Java(TM) SE Runtime Environment (build 1.8.0_45-b14)
Java HotSpot(TM) 64-Bit Server VM (build 25.45-b02, mixed mode)

4,820,000 pages (1,443.016/sec), 4,820,000 revs (1,443.016/sec)
Exception in thread "main" java.io.IOException: Invalid byte 2 of 4-byte UTF-8 sequence.
at org.mediawiki.importer.XmlDumpReader.readDump(XmlDumpReader.java:95)
at org.mediawiki.dumper.Dumper.main(Dumper.java:142)
Caused by: org.xml.sax.SAXParseException; lineNumber: 316480135; columnNumber: 287; Invalid byte 2 of 4-byte UTF-8 sequence.
at org.apache.xerces.util.ErrorHandlerWrapper.createSAXParseException(Unknown Source)
at org.apache.xerces.util.ErrorHandlerWrapper.fatalError(Unknown Source)
at org.apache.xerces.impl.XMLErrorReporter.reportError(Unknown Source)
at org.apache.xerces.impl.XMLErrorReporter.reportError(Unknown Source)
at org.apache.xerces.impl.XMLDocumentFragmentScannerImpl$FragmentContentDispatcher.dispatch(Unknown Source)
at org.apache.xerces.impl.XMLDocumentFragmentScannerImpl.scanDocument(Unknown Source)
at org.apache.xerces.parsers.XML11Configuration.parse(Unknown Source)
at org.apache.xerces.parsers.XML11Configuration.parse(Unknown Source)
at org.apache.xerces.parsers.XMLParser.parse(Unknown Source)
at org.apache.xerces.parsers.AbstractSAXParser.parse(Unknown Source)
at org.apache.xerces.jaxp.SAXParserImpl$JAXPSAXParser.parse(Unknown Source)
at org.apache.xerces.jaxp.SAXParserImpl.parse(Unknown Source)
at javax.xml.parsers.SAXParser.parse(Unknown Source)
at org.mediawiki.importer.XmlDumpReader.readDump(XmlDumpReader.java:91)
... 1 more
Caused by: org.apache.xerces.impl.io.MalformedByteSequenceException: Invalid byte 2 of 4-byte UTF-8 sequence.
at org.apache.xerces.impl.io.UTF8Reader.invalidByte(Unknown Source)
at org.apache.xerces.impl.io.UTF8Reader.read(Unknown Source)
at org.apache.xerces.impl.XMLEntityScanner.load(Unknown Source)
at org.apache.xerces.impl.XMLEntityScanner.scanContent(Unknown Source)
at org.apache.xerces.impl.XMLDocumentFragmentScannerImpl.scanContent(Unknown Source)
... 11 more

Would you be able to track down the area where the exception happens?

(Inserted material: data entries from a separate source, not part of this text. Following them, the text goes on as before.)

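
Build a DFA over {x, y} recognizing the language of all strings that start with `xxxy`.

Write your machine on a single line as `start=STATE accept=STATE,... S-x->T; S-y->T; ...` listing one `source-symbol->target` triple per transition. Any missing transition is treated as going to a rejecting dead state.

start=s0; accept=s4; s0-x->s1; s0-y->s5; s1-x->s2; s1-y->s5; s2-x->s3; s2-y->s5; s3-x->s5; s3-y->s4; s4-x->s4; s4-y->s4; s5-x->s5; s5-y->s5

Walk along `xxxy` while the input agrees: from s0 take `x` to s1, and so on. Any deviation drops to the rejecting sink s5. Once s4 is reached the prefix is confirmed and every continuation is accepted.
6 states suffice.
        x   y  
>  s0   s1  s5 
   s1   s2  s5 
   s2   s3  s5 
   s3   s5  s4 
 * s4   s4  s4 
   s5   s5  s5 
(> = start, * = accepting)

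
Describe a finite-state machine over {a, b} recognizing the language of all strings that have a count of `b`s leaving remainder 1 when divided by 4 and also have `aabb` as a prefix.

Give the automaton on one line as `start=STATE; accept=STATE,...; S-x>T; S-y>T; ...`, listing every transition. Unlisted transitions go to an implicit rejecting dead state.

Run two small machines in parallel and take their product. One (4 states) tracks the count of `b`s modulo 4; the other (6 states) tracks whether the input so far still matches the prefix `aabb`. Each combined state is a pair, one component from each; accept when both components accept. After merging equivalent states the machine shrinks.
With 9 states:
        a   b  
>  q0   q1  q2 
   q1   q3  q2 
   q2   q2  q2 
   q3   q2  q4 
   q4   q2  q5 
   q5   q5  q6 
   q6   q6  q7 
   q7   q7  q8 
 * q8   q8  q5 
(> = start, * = accepting)

start=q0; accept=q8; q0-a>q1; q0-b>q2; q1-a>q3; q1-b>q2; q2-a>q2; q2-b>q2; q3-a>q2; q3-b>q4; q4-a>q2; q4-b>q5; q5-a>q5; q5-b>q6; q6-a>q6; q6-b>q7; q7-a>q7; q7-b>q8; q8-a>q8; q8-b>q5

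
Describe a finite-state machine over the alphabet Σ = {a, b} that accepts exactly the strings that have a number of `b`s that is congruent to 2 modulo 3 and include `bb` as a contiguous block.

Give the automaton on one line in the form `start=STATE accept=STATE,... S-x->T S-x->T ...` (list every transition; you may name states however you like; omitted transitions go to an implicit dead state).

Build one automaton per condition and run them in lockstep. The first has 3 states tracking the count of `b`s modulo 3; the second has 3 states tracking whether and how much of `bb` has been seen. A product state is a pair (one from each), accepting exactly when both do.
        a   b  
>  s0   s0  s1 
   s1   s2  s3 
   s2   s2  s4 
 * s3   s3  s5 
   s4   s6  s5 
   s5   s5  s7 
   s6   s6  s8 
   s7   s7  s3 
   s8   s0  s7 
(> = start, * = accepting)

start=s0 accept=s3 s0-a->s0 s0-b->s1 s1-a->s2 s1-b->s3 s2-a->s2 s2-b->s4 s3-a->s3 s3-b->s5 s4-a->s6 s4-b->s5 s5-a->s5 s5-b->s7 s6-a->s6 s6-b->s8 s7-a->s7 s7-b->s3 s8-a->s0 s8-b->s7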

If you could get it down even to 1000 pages that would be very helpful. A first easy step would be to download the enwiki-20170501-pages-articles<number>...bz2 files and see which of them fails.

Aklapper changed the task status from Open to Stalled.Jan 10 2018, 12:28 PM

Would you be able to track down the area where the exception happens?

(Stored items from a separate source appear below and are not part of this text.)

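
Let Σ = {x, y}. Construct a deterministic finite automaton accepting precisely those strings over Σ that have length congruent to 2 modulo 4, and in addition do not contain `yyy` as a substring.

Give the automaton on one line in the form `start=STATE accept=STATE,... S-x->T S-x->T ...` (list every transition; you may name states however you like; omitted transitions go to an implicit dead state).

Run two small machines in parallel and take their product. The first has 4 states tracking the input length modulo 4; the second has 4 states tracking partial matches of the forbidden pattern `yyy`. A product state is a pair (one from each), accepting exactly when both do. Minimizing collapses redundant product states.
With 13 states:
          x    y  
>  S0     S1   S2 
   S1     S3   S4 
   S2     S3   S5 
 * S3     S6   S7 
 * S4     S6   S8 
 * S5     S6   S9 
   S6     S0  S10 
   S7     S0  S11 
   S8     S0   S9 
   S9     S9   S9 
   S10    S1  S12 
   S11    S1   S9 
   S12    S3   S9 
(> = start, * = accepting)

start=S0 accept=S3,S4,S5 S0-x->S1 S0-y->S2 S1-x->S3 S1-y->S4 S2-x->S3 S2-y->S5 S3-x->S6 S3-y->S7 S4-x->S6 S4-y->S8 S5-x->S6 S5-y->S9 S6-x->S0 S6-y->S10 S7-x->S0 S7-y->S11 S8-x->S0 S8-y->S9 S9-x->S9 S9-y->S9 S10-x->S1 S10-y->S12 S11-x->S1 S11-y->S9 S12-x->S3 S12-y->S9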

@DianaArq: Could you answer that question, please?

Unfortunately closing this Phabricator task as no further information has been provided.

@DianaArq: After you have provided the information asked for and if this still happens, please set the status of this task back to "Open" via the Add Action...Change Status dropdown. Thanks!